Andrea reminds one of what Grace Kelly might have looked like with red hair and a twisted backstory. Broke after her split with her (fickle bastard) undead ex and disowned by a firmly antivampire family, Andrea came to the Hollow years before to get a job in a boutique downtown. But her real income came from clients who enjoyed her blood in a mutually safe environment for a small fee. Andrea was the first—and last—human I fed from. It made for a rather awkward beginning to our friendship, but she was the one human I knew who truly understood the bizarre aspects of my new vampire lifestyle. She was sort of like my undead blankie, keeping me connected to the living world. Mama would have done the same thing but with more guilt and sunburns.

She hefted both Mind over Matter and The Spectrum of Vampirism off the counter and winced. “A little light reading?”

“Just researching my roots,” I said, flipping Spectrum to the chapter titled “Global Origins.” “Like this charming theory, for example: ‘Gypsies believed that vampires returned from the dead to seek vengeance on those who may have contributed to their death or neglected to give them a proper burial. Graves were watched carefully for signs of being disturbed. Exhumed corpses that were bloated or had turned black would be staked, beheaded, and burned.’ Well, why didn’t they just blast the remains out of a cannon? Humans are stupid.”

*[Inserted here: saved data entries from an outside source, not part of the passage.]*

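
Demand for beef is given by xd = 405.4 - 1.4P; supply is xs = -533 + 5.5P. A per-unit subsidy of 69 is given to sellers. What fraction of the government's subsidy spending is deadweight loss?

DWL / government spending = 77/584

Pre-subsidy: 405.4 - 1.4P = -533 + 5.5P gives P* = 136, x* = 215.
With the subsidy, sellers receive Ps = Pb + 69 for each unit, where Pb is the price buyers pay.
Supply in terms of Pb becomes xs = -533 + 5.5(Pb + 69) = -153.5 + 5.5Pb. Setting this equal to demand: 405.4 - 1.4Pb = -153.5 + 5.5Pb, so Pb = 81.
Sellers receive Ps = 81 + 69 = 150; x' = 405.4 − 1.4·81 = 292.
ΔCS = ½(215 + 292)(136 − 81) = 13942.5; ΔPS = ½(215 + 292)(150 − 136) = 3549.
Government spending = 69 × 292 = 20148.
DWL = ½ × 69 × (292 − 215) = 2656.5; fraction = 2656.5 / 20148 = 77/584.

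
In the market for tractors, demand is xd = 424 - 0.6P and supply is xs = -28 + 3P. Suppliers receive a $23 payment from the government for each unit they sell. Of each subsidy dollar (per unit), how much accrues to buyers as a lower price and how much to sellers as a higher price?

Pre-subsidy: 424 - 0.6P = -28 + 3P gives P* = 1130/9, x* = 1046/3.
With the subsidy, sellers receive Ps = Pb + 23 for each unit, where Pb is the price buyers pay.
Supply in terms of Pb becomes xs = -28 + 3(Pb + 23) = 41 + 3Pb. Setting this equal to demand: 424 - 0.6Pb = 41 + 3Pb, so Pb = 1915/18.
Sellers receive Ps = 1915/18 + 23 = 2329/18; x' = 424 − 0.6·(1915/18) = 2161/6.
Buyers' price falls by P* − Pb = 1130/9 − 1915/18 = 115/6; sellers' price rises by Ps − P* = 2329/18 − 1130/9 = 23/6.

Buyers gain 115/6 per unit; sellers gain 23/6 per unit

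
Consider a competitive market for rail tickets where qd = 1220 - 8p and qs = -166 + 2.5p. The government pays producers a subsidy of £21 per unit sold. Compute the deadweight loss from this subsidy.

Pre-subsidy: 1220 - 8p = -166 + 2.5p gives p* = 132, q* = 164.
With the subsidy, sellers receive ps = pb + 21 for each unit, where pb is the price buyers pay.
Supply in terms of pb becomes qs = -166 + 2.5(pb + 21) = -113.5 + 2.5pb. Setting this equal to demand: 1220 - 8pb = -113.5 + 2.5pb, so pb = 127.
Sellers receive ps = 127 + 21 = 148; q' = 1220 − 8·127 = 204.
The subsidy expands output by 204 − 164 = 40 past the efficient level; on those units the gap between marginal cost and willingness to pay runs from 0 up to 21.
DWL = ½ × 21 × 40 = 420.

Deadweight loss = £420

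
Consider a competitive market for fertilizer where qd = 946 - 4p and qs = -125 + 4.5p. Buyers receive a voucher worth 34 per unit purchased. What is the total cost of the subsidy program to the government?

Government cost = 17476

Pre-subsidy: 946 - 4p = -125 + 4.5p gives p* = 126, q* = 442.
With the rebate, buyers effectively pay pb = ps − 34, where ps is the price sellers receive.
Demand in terms of ps becomes qd = 946 − 4(ps − 34) = 1082 - 4ps. Setting this equal to supply: 1082 - 4ps = -125 + 4.5ps, so ps = 142.
Buyers pay pb = 142 − 34 = 108; q' = -125 + 4.5·142 = 514.
Government outlay = subsidy × quantity = 34 × 514 = 17476.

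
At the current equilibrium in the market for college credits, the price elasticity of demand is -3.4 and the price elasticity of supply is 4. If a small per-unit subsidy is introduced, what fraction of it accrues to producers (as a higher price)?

Producer share = 17/37

For a small subsidy around the equilibrium, the benefit split depends on the relative slopes, which at a point are proportional to the elasticities.
Buyer share = εs/(εs + |εd|) = 4/(4 + 3.4) = 20/37; seller share = |εd|/(εs + |εd|) = 17/37.
So producers capture 17/37 of the subsidy.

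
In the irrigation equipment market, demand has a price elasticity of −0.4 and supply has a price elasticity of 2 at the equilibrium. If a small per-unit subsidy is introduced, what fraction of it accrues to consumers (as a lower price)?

Consumer share = 5/6

For a small subsidy around the equilibrium, the benefit split depends on the relative slopes, which at a point are proportional to the elasticities.
Buyer share = εs/(εs + |εd|) = 2/(2 + 0.4) = 5/6; seller share = |εd|/(εs + |εd|) = 1/6.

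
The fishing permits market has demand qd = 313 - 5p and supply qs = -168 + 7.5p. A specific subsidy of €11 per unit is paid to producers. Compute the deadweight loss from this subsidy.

Pre-subsidy: 313 - 5p = -168 + 7.5p gives p* = 38.48, q* = 120.6.
With the subsidy, sellers receive ps = pb + 11 for each unit, where pb is the price buyers pay.
Supply in terms of pb becomes qs = -168 + 7.5(pb + 11) = -85.5 + 7.5pb. Setting this equal to demand: 313 - 5pb = -85.5 + 7.5pb, so pb = 31.88.
Sellers receive ps = 31.88 + 11 = 42.88; q' = 313 − 5·31.88 = 153.6.
The subsidy expands output by 153.6 − 120.6 = 33 past the efficient level; on those units the gap between marginal cost and willingness to pay runs from 0 up to 11.
DWL = ½ × 11 × 33 = 181.5.

Deadweight loss = €181.5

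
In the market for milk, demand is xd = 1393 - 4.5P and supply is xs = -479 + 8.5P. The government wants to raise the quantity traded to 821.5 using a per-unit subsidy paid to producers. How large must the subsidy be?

At x = 821.5, invert demand for the buyer price: Pb = (1393 − 821.5)/4.5 = 127; invert supply for the seller price: Ps = (821.5 − (-479))/8.5 = 153.
The subsidy must fill the gap: s = Ps − Pb = 153 − 127 = 26.

Required subsidy s = 26 per unit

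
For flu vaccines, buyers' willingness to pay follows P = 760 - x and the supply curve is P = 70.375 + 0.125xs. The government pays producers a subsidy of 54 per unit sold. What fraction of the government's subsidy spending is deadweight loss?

Pre-subsidy: 760 - x = 70.375 + 0.125x gives x* = 613 and P* = 147.
With the subsidy, sellers receive Ps = Pb + 54 for each unit, where Pb is the price buyers pay.
On the curves, Pb = 760 - x and Ps = 70.375 + 0.125x; the wedge Ps − Pb = 54 gives 70.375 + 0.125x − (760 - x) = 54, so x' = 661.
Then Pb = 760 − 1·661 = 99 and Ps = 70.375 + 0.125·661 = 153.
ΔCS = ½(613 + 661)(147 − 99) = 30576; ΔPS = ½(613 + 661)(153 − 147) = 3822.
Government spending = 54 × 661 = 35694.
DWL = ½ × 54 × (661 − 613) = 1296; fraction = 1296 / 35694 = 24/661.

DWL / government spending = 24/661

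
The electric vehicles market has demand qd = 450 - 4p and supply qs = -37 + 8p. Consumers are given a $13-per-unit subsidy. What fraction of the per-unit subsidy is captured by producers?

Producer share = 1/3

Pre-subsidy: 450 - 4p = -37 + 8p gives p* = 487/12, q* = 863/3.
With the rebate, buyers effectively pay pb = ps − 13, where ps is the price sellers receive.
Demand in terms of ps becomes qd = 450 − 4(ps − 13) = 502 - 4ps. Setting this equal to supply: 502 - 4ps = -37 + 8ps, so ps = 539/12.
Buyers pay pb = 539/12 − 13 = 383/12; q' = -37 + 8·(539/12) = 967/3.
Buyers' price falls by p* − pb = 487/12 − 383/12 = 26/3; sellers' price rises by ps − p* = 539/12 − 487/12 = 13/3.
So producers capture (13/3)/13 = 1/3 of each unit of subsidy.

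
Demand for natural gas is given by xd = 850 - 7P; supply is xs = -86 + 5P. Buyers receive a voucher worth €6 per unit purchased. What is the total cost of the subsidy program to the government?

Government cost = €1929

Pre-subsidy: 850 - 7P = -86 + 5P gives P* = 78, x* = 304.
With the rebate, buyers effectively pay Pb = Ps − 6, where Ps is the price sellers receive.
Demand in terms of Ps becomes xd = 850 − 7(Ps − 6) = 892 - 7Ps. Setting this equal to supply: 892 - 7Ps = -86 + 5Ps, so Ps = 81.5.
Buyers pay Pb = 81.5 − 6 = 75.5; x' = -86 + 5·81.5 = 321.5.
Government outlay = subsidy × quantity = 6 × 321.5 = 1929.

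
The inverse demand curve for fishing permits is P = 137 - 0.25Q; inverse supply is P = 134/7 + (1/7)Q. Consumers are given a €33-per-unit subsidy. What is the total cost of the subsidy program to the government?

Government cost = €12672

Pre-subsidy: 137 - 0.25Q = 134/7 + (1/7)Q gives Q* = 300 and P* = 62.
With the rebate, buyers effectively pay Pb = Ps − 33, where Ps is the price sellers receive.
On the curves, Pb = 137 - 0.25Q and Ps = 134/7 + (1/7)Q; the wedge Ps − Pb = 33 gives 134/7 + (1/7)Q − (137 - 0.25Q) = 33, so Q' = 384.
Then Pb = 137 − 0.25·384 = 41 and Ps = 134/7 + (1/7)·384 = 74.
Government outlay = subsidy × quantity = 33 × 384 = 12672.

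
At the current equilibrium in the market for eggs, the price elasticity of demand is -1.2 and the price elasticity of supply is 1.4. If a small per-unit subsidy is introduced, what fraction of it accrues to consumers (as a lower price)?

For a small subsidy around the equilibrium, the benefit split depends on the relative slopes, which at a point are proportional to the elasticities.
Buyer share = εs/(εs + |εd|) = 1.4/(1.4 + 1.2) = 7/13; seller share = |εd|/(εs + |εd|) = 6/13.

Consumer share = 7/13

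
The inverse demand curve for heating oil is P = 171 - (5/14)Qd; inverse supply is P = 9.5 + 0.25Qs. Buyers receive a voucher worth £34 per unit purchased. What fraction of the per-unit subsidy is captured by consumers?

Consumer share = 10/17

Pre-subsidy: 171 - (5/14)Q = 9.5 + 0.25Q gives Q* = 266 and P* = 76.
With the rebate, buyers effectively pay Pb = Ps − 34, where Ps is the price sellers receive.
On the curves, Pb = 171 - (5/14)Q and Ps = 9.5 + 0.25Q; the wedge Ps − Pb = 34 gives 9.5 + 0.25Q − (171 - (5/14)Q) = 34, so Q' = 322.
Then Pb = 171 − (5/14)·322 = 56 and Ps = 9.5 + 0.25·322 = 90.
Buyers' price falls by P* − Pb = 76 − 56 = 20; sellers' price rises by Ps − P* = 90 − 76 = 14.
So consumers capture 20/34 = 10/17 of each unit of subsidy.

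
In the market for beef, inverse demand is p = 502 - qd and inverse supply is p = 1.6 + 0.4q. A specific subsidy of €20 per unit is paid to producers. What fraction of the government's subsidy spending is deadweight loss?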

“I’m standing right here,” Andrea griped.

“Oh, you’re not really human. You’re like one of us, only with a pulse.”

“And Mr. Wainwright?”

“Same goes.” I nodded. “You don’t normally come in here. What’s up?”

“I’m bored.”

“Bored?” I asked.

She nodded. “Ever since Dick became interested in me, all but my most loyal clients have stopped calling. I don’t know if they are in doubt of my taste or frightened of Dick, but either way, it’s not good for business.”

“Well, thanks for thinking of me.” I grinned. “I’m off in a couple of hours. What did you want to do?”

“Oh, I know, why don’t we go out for a nice girls’ night, get into a bar fight, and then, just for kicks, one of us could end up suspected in a vampire murder. That could be fun,” Andrea suggested brightly. “Oh, wait, we did that already.”

“You think you’re being funny, but you’re not funny. When I tell the story, I don’t tell people about you being knee-walking drunk, ergo unconscious, during the whole fight. I think I’m going to change that policy.”

“You actually tell people that story?”

I nodded. “But when I tell it, Walter is six-foot-three and a trained cage fighter.”

Andrea chuckled.

I grinned slyly. “Dick has been looking for you.”

She grumbled. “He doesn’t know the meaning of the word ‘restraining order,’ does he?”

“Technically, that’s two words.” I giggled. “Dick and Andrea sitting in a tree, B-I-T-I-N-G—ow!” I whined as she punched my shoulder. “You’re just mad because secretly, underneath that sophisticated exterior, you’re hot for Dickie.”

“I am not hot for Dickie,” Andrea spat.

“Me and my bruised shoulder say thou dost protest too much,” I said dryly.

“He’s practically stalking me. He just won’t let it go. He’s just being … he’s being a jackass with a flaky jackass crust and a delicious jackass filling.”

“So he’s jackass pie?” I asked, making my “ew” face.

“There’s no reason to be crass,” Andrea mewed primly.

“You know, you’re starting to talk like me. I find this more than a little troubling. Maybe we should spend less time together.”